The Cybersmile Foundation, with the support of Area 23, an FCB Health Network Company, today released its latest multichannel campaign to raise awareness of how online comments and conversations - even when using humour - can have unexpected real-life impact.
The global ‘Think Twice Before You Type’ initiative is being launched to coincide with Safer Internet Day.
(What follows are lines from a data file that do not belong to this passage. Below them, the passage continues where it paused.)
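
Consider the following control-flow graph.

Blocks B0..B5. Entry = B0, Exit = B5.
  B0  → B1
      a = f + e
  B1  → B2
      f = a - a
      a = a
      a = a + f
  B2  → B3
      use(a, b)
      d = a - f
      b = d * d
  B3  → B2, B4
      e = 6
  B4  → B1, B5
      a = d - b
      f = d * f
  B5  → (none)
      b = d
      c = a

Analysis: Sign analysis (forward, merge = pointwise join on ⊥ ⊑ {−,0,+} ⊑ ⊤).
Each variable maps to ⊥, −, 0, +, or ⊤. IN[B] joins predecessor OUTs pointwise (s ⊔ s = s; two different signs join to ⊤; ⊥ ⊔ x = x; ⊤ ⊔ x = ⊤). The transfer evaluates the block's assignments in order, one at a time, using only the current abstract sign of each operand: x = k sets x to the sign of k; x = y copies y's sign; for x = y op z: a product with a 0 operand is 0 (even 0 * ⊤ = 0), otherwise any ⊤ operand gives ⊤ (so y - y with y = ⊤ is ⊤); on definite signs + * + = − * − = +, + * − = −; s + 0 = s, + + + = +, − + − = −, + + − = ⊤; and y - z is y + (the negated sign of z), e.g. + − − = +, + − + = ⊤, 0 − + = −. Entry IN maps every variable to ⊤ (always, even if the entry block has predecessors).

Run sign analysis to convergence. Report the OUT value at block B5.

Per-block solution:
  B0: | IN=(all ⊤) | OUT=(all ⊤)
  B1: | IN=(all ⊤) | OUT=(all ⊤)
  B2: | IN=(all ⊤) | OUT=(all ⊤)
  B3: | IN=(all ⊤) | OUT={e:+; rest ⊤}
  B4: | IN={e:+; rest ⊤} | OUT={e:+; rest ⊤}
  B5: | IN={e:+; rest ⊤} | OUT={e:+; rest ⊤}

Merge at B5: IN[B5] = OUT[B4] = {a: ⊤, b: ⊤, c: ⊤, d: ⊤, e: +, f: ⊤}
Applying B5's transfer function to that IN value gives OUT[B5] (row B5 above).

Answer: {a: ⊤, b: ⊤, c: ⊤, d: ⊤, e: +, f: ⊤}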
The campaign is encouraging people to be mindful of how their comments can be interpreted or misinterpreted online without visual or audible indicators as to how a person is really feeling.
To help drive home the important campaign message, Cybersmile and Area 23 worked with multiple Cannes Lions Gold–winning photographer, Ale Burset, to depict people’s dejected faces overlaid with happy emoji makeup.
Ale commented: “It was a fun project, to capture the difference between how people can portray their feelings and their real feelings.”
The powerful images and videos deliver important messages and will be shared across Cybersmile’s official social media channels to its community of over 1.3 million internet users to help audiences better consider how they communicate online.
“It’s something we feel strongly about because we’ve all done it." commented Leo Arcoverde, associate creative director of Area 23. "Whether it’s something you mean as a joke or something that came across harsher than you intended. It’s easy to hurt someone without ever realising it. So, we wanted people to think twice.”
Laura Lewandowski, chief policy officer of The Cybersmile Foundation, added: “Our 'Think Twice Before You Type' campaign is a powerful reminder of why we need to be mindful of the way we communicate online. When you’re talking with someone online, whether it’s on social media or through texts, you’re missing important context on how those comments are received. Facial cues and tone of voice are not captured in a typed response, so it’s easy to be unaware of how someone is really feeling in a conversation. The reality is people we interact with online each day could be at breaking point without us having realised.”